Yesterday, I saw the documentary, Moving Midway at the IFC Center, a fab movie theater right here on 6th Avenue and 4th Street.
The movie centers around Midway, a plantation in North Carolina built in the 1800s. In recent times, the land immediately surrounding the large home had been developed into strip malls, fast-food joints, and roaring highways. So, the eldest son who had inherited the mansion that formed the center of the plantation decided to preserve the integrity of the home by purchasing a large plot of land nearby, picking up the entire house on steel beams, and moving it by truck to the new land.
As word about the plantation’s move gets out, previously unknown family members make themselves known — African American family members who were descendants of both Midways slaveowners and slaves. In this way, the movie is a thoughtful meditation on race at a micro-level through a look at this one family’s history.

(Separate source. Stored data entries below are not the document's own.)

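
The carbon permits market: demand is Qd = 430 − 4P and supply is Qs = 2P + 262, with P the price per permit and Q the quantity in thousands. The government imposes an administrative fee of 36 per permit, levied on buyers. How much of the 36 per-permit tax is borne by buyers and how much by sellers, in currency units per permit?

Buyers bear 12 per permit; sellers bear 24 per permit.

Before the tax: set 430 − 4P = 2P + 262 → P* = 28, Q* = 318.
With the tax collected from buyers, demand (in seller-price terms) shifts: Qd = 430 − 4(P + 36).
Solving gives Q = 270 with buyers paying 40 and sellers receiving 4 (the 36 wedge).
Burden on buyers: 12; on sellers: 24. (They sum to 36.)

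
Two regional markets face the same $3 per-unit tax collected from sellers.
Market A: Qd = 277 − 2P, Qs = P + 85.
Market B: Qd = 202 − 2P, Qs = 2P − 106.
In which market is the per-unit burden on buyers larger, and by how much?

Market A: pre-tax P* = $64, Q* = 149; post-tax Q = 147; per-unit burden on buyers = $1.
Market B: pre-tax P* = $77, Q* = 48; post-tax Q = 45; per-unit burden on buyers = $1.5.
Difference: $1 vs $1.5 → market B is larger by $0.5.

Market B, by $0.5.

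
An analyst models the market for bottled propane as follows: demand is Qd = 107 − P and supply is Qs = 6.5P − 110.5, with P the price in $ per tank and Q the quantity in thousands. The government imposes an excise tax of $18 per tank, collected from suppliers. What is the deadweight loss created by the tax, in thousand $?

Without the tax, 107 − P = 6.5P − 110.5 gives 7.5P = 217.5, so P* = $29 and Q* = 78.
With the tax collected from suppliers, supply shifts: Qs = 6.5(P − 18) − 110.5.
Solving gives Q = 62.4 with buyers paying $44.6 and suppliers receiving $26.6 (the $18 wedge).
Quantity falls by |ΔQ| = |78 − 62.4| = 15.6.
DWL = ½ · t · |ΔQ| = ½ · 18 · 15.6 = $140.4.

Deadweight loss = $140.4 thousand.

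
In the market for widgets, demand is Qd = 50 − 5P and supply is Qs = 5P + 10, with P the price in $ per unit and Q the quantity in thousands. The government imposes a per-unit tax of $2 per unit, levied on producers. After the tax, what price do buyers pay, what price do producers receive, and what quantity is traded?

Without the tax, 50 − 5P = 5P + 10 gives 10P = 40, so P* = $4 and Q* = 30.
With the tax collected from producers, supply shifts: Qs = 5(P − 2) + 10.
Solving gives Q = 25 with buyers paying $5 and producers receiving $3 (the $2 wedge).
The less price-elastic side of the market bears the larger share of a per-unit tax.

Buyers pay $5; producers receive $3; quantity = 25.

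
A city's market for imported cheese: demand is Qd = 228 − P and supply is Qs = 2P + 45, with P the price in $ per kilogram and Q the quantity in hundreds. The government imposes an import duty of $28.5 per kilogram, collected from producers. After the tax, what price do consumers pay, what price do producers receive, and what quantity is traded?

Before the tax: set 228 − P = 2P + 45 → P* = $61, Q* = 167.
With the tax collected from producers, supply shifts: Qs = 2(P − 28.5) + 45.
New equilibrium: consumers pay $80, producers receive $51.5, Q = 148. (Wedge: Pb − Ps = 28.5.)
The less price-elastic side of the market bears the larger share of a per-unit tax.

Consumers pay $80; producers receive $51.5; quantity = 148.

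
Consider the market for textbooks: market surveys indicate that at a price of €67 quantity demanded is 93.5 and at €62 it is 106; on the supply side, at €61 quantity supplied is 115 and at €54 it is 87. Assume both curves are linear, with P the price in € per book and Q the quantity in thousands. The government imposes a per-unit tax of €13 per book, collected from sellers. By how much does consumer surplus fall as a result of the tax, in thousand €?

Demand slope: (106 − 93.5)/(62 − 67) = -2.5, so Qd = 261 − 2.5P.
Supply slope: (87 − 115)/(54 − 61) = 4, so Qs = 4P − 129.
Before the tax: set 261 − 2.5P = 4P − 129 → P* = €60, Q* = 111.
With the tax collected from sellers, supply shifts: Qs = 4(P − 13) − 129.
New equilibrium: consumers pay €68, sellers receive €55, Q = 91. (Wedge: Pb − Ps = 13.)
ΔCS is the trapezoid between Q = 91 and Q = 111 of height €8: ½ · (111 + 91) · 8 = €808.

Consumer surplus falls by €808 thousand.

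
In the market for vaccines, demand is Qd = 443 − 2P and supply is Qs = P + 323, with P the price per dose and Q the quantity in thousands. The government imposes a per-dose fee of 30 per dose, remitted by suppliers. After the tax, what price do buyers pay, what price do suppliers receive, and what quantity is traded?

Without the tax, 443 − 2P = P + 323 gives 3P = 120, so P* = 40 and Q* = 363.
With the tax collected from suppliers, supply shifts: Qs = (P − 30) + 323.
Solving gives Q = 343 with buyers paying 50 and suppliers receiving 20 (the 30 wedge).

Buyers pay 50; suppliers receive 20; quantity = 343.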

It also offers a macro-level analysis of racial stereotypes with a history of the slave trade and American attitude towards race as reflected in movies and literature.

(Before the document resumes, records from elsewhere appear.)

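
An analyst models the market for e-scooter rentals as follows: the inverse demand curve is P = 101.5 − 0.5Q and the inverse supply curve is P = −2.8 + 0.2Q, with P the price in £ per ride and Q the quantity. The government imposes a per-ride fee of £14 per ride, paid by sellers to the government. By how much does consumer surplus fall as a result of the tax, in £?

Rewrite in direct form: Qd = 203 − 2P and Qs = 5P + 14.
Without the tax, 203 − 2P = 5P + 14 gives 7P = 189, so P* = £27 and Q* = 149.
With the tax collected from sellers, supply shifts: Qs = 5(P − 14) + 14.
Solving gives Q = 129 with consumers paying £37 and sellers receiving £23 (the £14 wedge).
ΔCS is the trapezoid between Q = 129 and Q = 149 of height £10: ½ · (149 + 129) · 10 = £1390.

Consumer surplus falls by £1390.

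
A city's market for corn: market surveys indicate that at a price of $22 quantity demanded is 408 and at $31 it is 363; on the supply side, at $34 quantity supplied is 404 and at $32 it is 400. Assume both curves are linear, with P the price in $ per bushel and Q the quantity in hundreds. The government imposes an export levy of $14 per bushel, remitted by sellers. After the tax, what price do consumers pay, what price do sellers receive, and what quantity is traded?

Consumers pay $30; sellers receive $16; quantity = 368.

Demand slope: (363 − 408)/(31 − 22) = -5, so Qd = 518 − 5P.
Supply slope: (400 − 404)/(32 − 34) = 2, so Qs = 2P + 336.
Without the tax, 518 − 5P = 2P + 336 gives 7P = 182, so P* = $26 and Q* = 388.
With the tax collected from sellers, supply shifts: Qs = 2(P − 14) + 336.
New equilibrium: consumers pay $30, sellers receive $16, Q = 368. (Wedge: Pb − Ps = 14.)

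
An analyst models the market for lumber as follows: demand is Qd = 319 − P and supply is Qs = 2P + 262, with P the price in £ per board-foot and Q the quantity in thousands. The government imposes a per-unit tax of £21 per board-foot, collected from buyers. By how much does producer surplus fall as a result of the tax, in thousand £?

Producer surplus falls by £2051 thousand.

Before the tax: set 319 − P = 2P + 262 → P* = £19, Q* = 300.
With the tax collected from buyers, demand (in seller-price terms) shifts: Qd = 319 − (P + 21).
New equilibrium: buyers pay £33, suppliers receive £12, Q = 286. (Wedge: Pb − Ps = 21.)
ΔPS is the trapezoid between Q = 286 and Q = 300 of height £7: ½ · (300 + 286) · 7 = £2051.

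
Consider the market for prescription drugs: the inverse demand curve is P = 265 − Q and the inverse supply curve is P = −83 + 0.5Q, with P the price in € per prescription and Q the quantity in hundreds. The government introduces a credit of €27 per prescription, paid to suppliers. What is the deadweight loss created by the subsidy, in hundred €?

Inverting to Q(P) form: Qd = 265 − P; Qs = 2P + 166.
Without the subsidy, 265 − P = 2P + 166 gives 3P = 99, so P* = €33 and Q* = 232.
With a per-unit subsidy paid to suppliers, each receives P + 27 per unit sold, so supply becomes Qs = 2(P + 27) + 166.
New equilibrium: buyers pay €15, suppliers receive €42, Q = 250. (Wedge: Pb − Ps = −27.)
Quantity rises by |ΔQ| = |232 − 250| = 18.
DWL = ½ · t · |ΔQ| = ½ · 27 · 18 = €243.

Deadweight loss = €243 hundred.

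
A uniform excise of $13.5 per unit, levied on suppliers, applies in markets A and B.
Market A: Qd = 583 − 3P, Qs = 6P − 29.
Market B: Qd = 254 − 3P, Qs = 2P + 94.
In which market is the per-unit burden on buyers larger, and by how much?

Market A, by $3.6.

Market A: pre-tax P* = $68, Q* = 379; post-tax Q = 352; per-unit burden on buyers = $9.
Market B: pre-tax P* = $32, Q* = 158; post-tax Q = 141.8; per-unit burden on buyers = $5.4.
Difference: $9 vs $5.4 → market A is larger by $3.6.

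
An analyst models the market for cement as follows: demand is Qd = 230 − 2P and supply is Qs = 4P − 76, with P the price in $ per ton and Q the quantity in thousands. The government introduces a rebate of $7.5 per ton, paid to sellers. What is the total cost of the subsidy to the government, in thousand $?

Without the subsidy, 230 − 2P = 4P − 76 gives 6P = 306, so P* = $51 and Q* = 128.
With a per-unit subsidy paid to sellers, each receives P + 7.5 per unit sold, so supply becomes Qs = 4(P + 7.5) − 76.
New equilibrium: consumers pay $46, sellers receive $53.5, Q = 138. (Wedge: Pb − Ps = −7.5.)
Outlay = t · Q = 7.5 · 138 = $1035.

Government outlay = $1035 thousand.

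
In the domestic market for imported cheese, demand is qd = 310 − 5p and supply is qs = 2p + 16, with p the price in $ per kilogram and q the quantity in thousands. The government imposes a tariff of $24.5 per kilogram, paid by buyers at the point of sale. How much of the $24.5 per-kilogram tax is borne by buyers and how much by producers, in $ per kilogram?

Without the tax, 310 − 5p = 2p + 16 gives 7p = 294, so p* = $42 and q* = 100.
With the tax collected from buyers, demand (in seller-price terms) shifts: qd = 310 − 5(p + 24.5).
Solving gives q = 65 with buyers paying $49 and producers receiving $24.5 (the $24.5 wedge).
Burden on buyers: $7; on producers: $17.5. (They sum to $24.5.)

Buyers bear $7 per kilogram; producers bear $17.5 per kilogram.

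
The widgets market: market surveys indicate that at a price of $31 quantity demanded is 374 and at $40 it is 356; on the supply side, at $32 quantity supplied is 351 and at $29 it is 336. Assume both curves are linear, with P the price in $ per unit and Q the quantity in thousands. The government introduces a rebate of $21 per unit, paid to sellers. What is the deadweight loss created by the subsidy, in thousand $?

Demand slope: (356 − 374)/(40 − 31) = -2, so Qd = 436 − 2P.
Supply slope: (336 − 351)/(29 − 32) = 5, so Qs = 5P + 191.
Without the subsidy, 436 − 2P = 5P + 191 gives 7P = 245, so P* = $35 and Q* = 366.
With a per-unit subsidy paid to sellers, each receives P + 21 per unit sold, so supply becomes Qs = 5(P + 21) + 191.
Solving gives Q = 396 with consumers paying $20 and sellers receiving $41 (the $21 wedge).
Quantity rises by |ΔQ| = |366 − 396| = 30.
DWL = ½ · t · |ΔQ| = ½ · 21 · 30 = $315.

Deadweight loss = $315 thousand.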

There’s humor here, too, and warmth and hope for the future. There’s a serious discussion of Midway’s matriarch haunting Midway and throwing plates when angered, and a grandmother who, upon hearing that a new quilt was 100 years old and bought from Pennsylvania, declares “damn Yankee quilt.”
And there’s hope for the future when the descendants of the slaveowners and the descendants of slaves embrace and joke and throw a party together on the newly preserved, newly renovated Midway plantation.